Figure 7. T21 acts in synergy with GATA1s and SMC3^+/– to increase MK proliferation and to acquire DS-AMKL features.

(A) Histogram of the mean percentage of CD41⁺CD42⁺ cells. (B) Percentage of CD34⁺CD41⁺ within the CD41⁺ MK population. Data are represented as mean ± SEM; n = 3 to 4. The number of clones tested per genotype was as follows: TGM = 4; TGMS = 3; DGM = 1; DGMS = 2. (C) ATAC-Seq profile on CD34 in T, TG, TGMS, and DGMS. (D) Track depicting CUT&TAG-Seq for GATA1 and GATA1s and ATAC-Seq at the CD34 locus in T or TG iMKs. (E) May-Grünwald-Giemsa coloration of CD34^– or CD34⁺ fractions within the CD41⁺CD42⁺ cell population in T, TG, and DGMS. Scale bar: 50 μm. (F) Contour plots show CD34 expression in T, TG, and DGMS iMKs after 2 days of culture. Negative control (Neg CTL): MKs incubated without CD34 antibody. (G) Representative microphotographs of CFU-MK colonies in fibrin clot assay for TGM, TGMS, DGM, and DGMS. Scale bar: 500 μm. (H) Mean number of CFU-MK colonies obtained from 2000 CD34⁺CD43⁺ in fibrin clot assay. (I) Mean number of CD41⁺CD42⁺ MKs from 10,000 CD34⁺CD43⁺ in liquid cultures. (J) GSEA for the MYC oncogenic signature comparing indicated conditions. (K) GSEA for the upregulated genes in DS-AMKL versus non-DS AMKL pediatric patients in TGS versus DGMS or TGMS versus DGMS iMKs. Statistical significance was determined using 1-tailed Mann-Whitney U test. *P < 0.05; **P < 0.01; ***P < 0.001.

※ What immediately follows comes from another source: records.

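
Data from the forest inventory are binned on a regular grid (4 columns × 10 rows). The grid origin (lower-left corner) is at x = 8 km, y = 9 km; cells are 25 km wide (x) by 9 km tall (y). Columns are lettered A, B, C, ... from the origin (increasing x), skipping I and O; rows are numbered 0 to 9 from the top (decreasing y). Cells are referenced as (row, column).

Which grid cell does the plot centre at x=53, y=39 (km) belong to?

(6, B)

Column index: ⌊(53 − 8) / 25⌋ = ⌊1.800⌋ = 1 → column B
Row offset from origin: ⌊(39 − 9) / 9⌋ = ⌊3.333⌋ = 3 → row 6 (counted from top)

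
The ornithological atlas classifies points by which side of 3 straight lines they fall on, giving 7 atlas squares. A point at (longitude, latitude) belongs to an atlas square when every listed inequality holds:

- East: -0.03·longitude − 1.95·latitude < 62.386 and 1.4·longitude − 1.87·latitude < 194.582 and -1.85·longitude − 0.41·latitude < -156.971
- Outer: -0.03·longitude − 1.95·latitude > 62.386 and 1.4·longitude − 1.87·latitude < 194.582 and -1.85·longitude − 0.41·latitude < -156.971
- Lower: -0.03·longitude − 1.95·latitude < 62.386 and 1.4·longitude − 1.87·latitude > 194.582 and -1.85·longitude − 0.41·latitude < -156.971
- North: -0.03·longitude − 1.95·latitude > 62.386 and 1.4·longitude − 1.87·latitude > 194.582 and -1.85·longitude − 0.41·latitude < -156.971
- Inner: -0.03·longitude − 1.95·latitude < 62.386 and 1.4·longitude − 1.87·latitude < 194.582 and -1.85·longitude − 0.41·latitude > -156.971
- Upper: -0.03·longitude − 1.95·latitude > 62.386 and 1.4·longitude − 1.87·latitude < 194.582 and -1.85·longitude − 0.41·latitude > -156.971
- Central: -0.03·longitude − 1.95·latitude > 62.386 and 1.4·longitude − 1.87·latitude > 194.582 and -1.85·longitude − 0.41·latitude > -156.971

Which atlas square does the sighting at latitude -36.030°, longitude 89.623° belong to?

-0.03·89.623 − 1.95·-36.030 = 67.570, which is > 62.386
1.4·89.623 − 1.87·-36.030 = 192.848, which is < 194.582
-1.85·89.623 − 0.41·-36.030 = -151.030, which is > -156.971
This sign pattern matches Upper.

Upper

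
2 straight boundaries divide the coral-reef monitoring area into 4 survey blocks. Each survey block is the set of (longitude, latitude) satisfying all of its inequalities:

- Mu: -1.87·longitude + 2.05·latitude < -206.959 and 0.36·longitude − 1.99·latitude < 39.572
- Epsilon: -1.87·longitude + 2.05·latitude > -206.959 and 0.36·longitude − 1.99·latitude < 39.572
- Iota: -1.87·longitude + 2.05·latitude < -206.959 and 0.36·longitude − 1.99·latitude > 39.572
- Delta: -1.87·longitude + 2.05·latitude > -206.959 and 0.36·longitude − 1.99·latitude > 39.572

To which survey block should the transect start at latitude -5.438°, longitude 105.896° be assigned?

Iota

-1.87·105.896 + 2.05·-5.438 = -209.173, which is < -206.959
0.36·105.896 − 1.99·-5.438 = 48.944, which is > 39.572
This sign pattern matches Iota.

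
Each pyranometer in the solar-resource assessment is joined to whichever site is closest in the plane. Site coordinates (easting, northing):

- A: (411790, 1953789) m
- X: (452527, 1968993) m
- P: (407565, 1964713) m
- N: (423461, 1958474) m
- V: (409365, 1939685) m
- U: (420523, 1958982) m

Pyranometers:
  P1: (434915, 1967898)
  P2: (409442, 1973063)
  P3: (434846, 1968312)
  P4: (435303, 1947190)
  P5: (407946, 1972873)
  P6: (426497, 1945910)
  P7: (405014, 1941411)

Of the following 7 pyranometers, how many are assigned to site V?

P1 → N
P2 → P
P3 → N
P4 → N
P5 → P
P6 → N
P7 → V
1 of the 7 goes to V.

1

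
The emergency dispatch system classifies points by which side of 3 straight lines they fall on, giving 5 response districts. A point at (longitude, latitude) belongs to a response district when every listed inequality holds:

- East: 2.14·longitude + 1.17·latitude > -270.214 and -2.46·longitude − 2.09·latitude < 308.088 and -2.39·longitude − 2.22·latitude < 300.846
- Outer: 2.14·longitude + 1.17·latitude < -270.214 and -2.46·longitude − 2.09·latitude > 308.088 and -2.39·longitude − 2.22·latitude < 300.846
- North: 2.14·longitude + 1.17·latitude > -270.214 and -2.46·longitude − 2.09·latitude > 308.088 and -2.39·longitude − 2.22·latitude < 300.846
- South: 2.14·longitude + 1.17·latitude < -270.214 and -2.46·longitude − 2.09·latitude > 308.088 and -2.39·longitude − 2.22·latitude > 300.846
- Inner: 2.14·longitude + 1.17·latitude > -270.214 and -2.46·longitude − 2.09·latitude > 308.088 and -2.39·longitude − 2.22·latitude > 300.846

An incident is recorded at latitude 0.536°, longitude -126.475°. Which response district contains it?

Inner

2.14·-126.475 + 1.17·0.536 = -270.029, which is > -270.214
-2.46·-126.475 − 2.09·0.536 = 310.008, which is > 308.088
-2.39·-126.475 − 2.22·0.536 = 301.085, which is > 300.846
This sign pattern matches Inner.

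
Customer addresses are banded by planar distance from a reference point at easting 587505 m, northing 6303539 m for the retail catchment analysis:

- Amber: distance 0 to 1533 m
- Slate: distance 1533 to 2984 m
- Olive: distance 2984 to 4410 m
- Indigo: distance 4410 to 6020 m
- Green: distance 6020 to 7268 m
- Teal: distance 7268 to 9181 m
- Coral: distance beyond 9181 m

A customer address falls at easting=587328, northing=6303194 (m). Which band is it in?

Amber

Distance = √((587328−587505)² + (6303194−6303539)²) = √(31329.000 + 119025.000) = 387.755 m.
0 ≤ 387.755 < 1533 → Amber.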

Figure 8. Assessment of MYC inhibition on iMK proliferation and differentiation.

(A–F) Immunophenotypes of iMKs for the CD34, CD41, and CD42 markers found after JQ1 treatment. (A) Contour plots showing the expression of CD34, CD41, and CD42 markers. (B) Before-and-after graph shows the percentage of CD41⁺ CD42⁺. (C) Before-and-after graph shows the percentage of CD34⁺ cells within the total CD41⁺CD42⁺ cell population. (D) Before-and-after graph shows the absolute number of CD41 and CD42. (E) Before-and-after graph shows the MFI of CD41. (F) Before-and-after graph shows the MFI of CD42. Data in B through F are represented as mean ± SEM; n = 3. Conditions with or without JQ-1 are compared, and statistical significance was determined using 1-tailed Mann-Whitney’s U test. *P < 0.05. (G) Representative flow cytometry plots of a violet dye experiment at day 2 of culture in the TGMS versus DGMS. Red, day 0 of culture; blue, dimethyl sulfoxide control; green, JQ-1. The number of generations is indicated at the top of the plot. (H) Histogram of the percentage of day 2 total cells per generation (G) in the indicated conditions. (I) Histogram shows the percentage of CD41⁺CD42⁺ per generation in the indicated conditions. (J) Histogram shows the absolute number of CD41⁺CD42⁺ in the indicated conditions per generation. (K) Histogram shows the MFI of CD41 per generation in the indicated conditions. (L) Histogram shows the MFI of CD42 per generation in the indicated conditions. Data are represented as mean ± SEM; n = 3. Conditions with or without JQ-1 are compared, and statistical significance was determined using the Kruskal-Wallis test. *P < 0.05.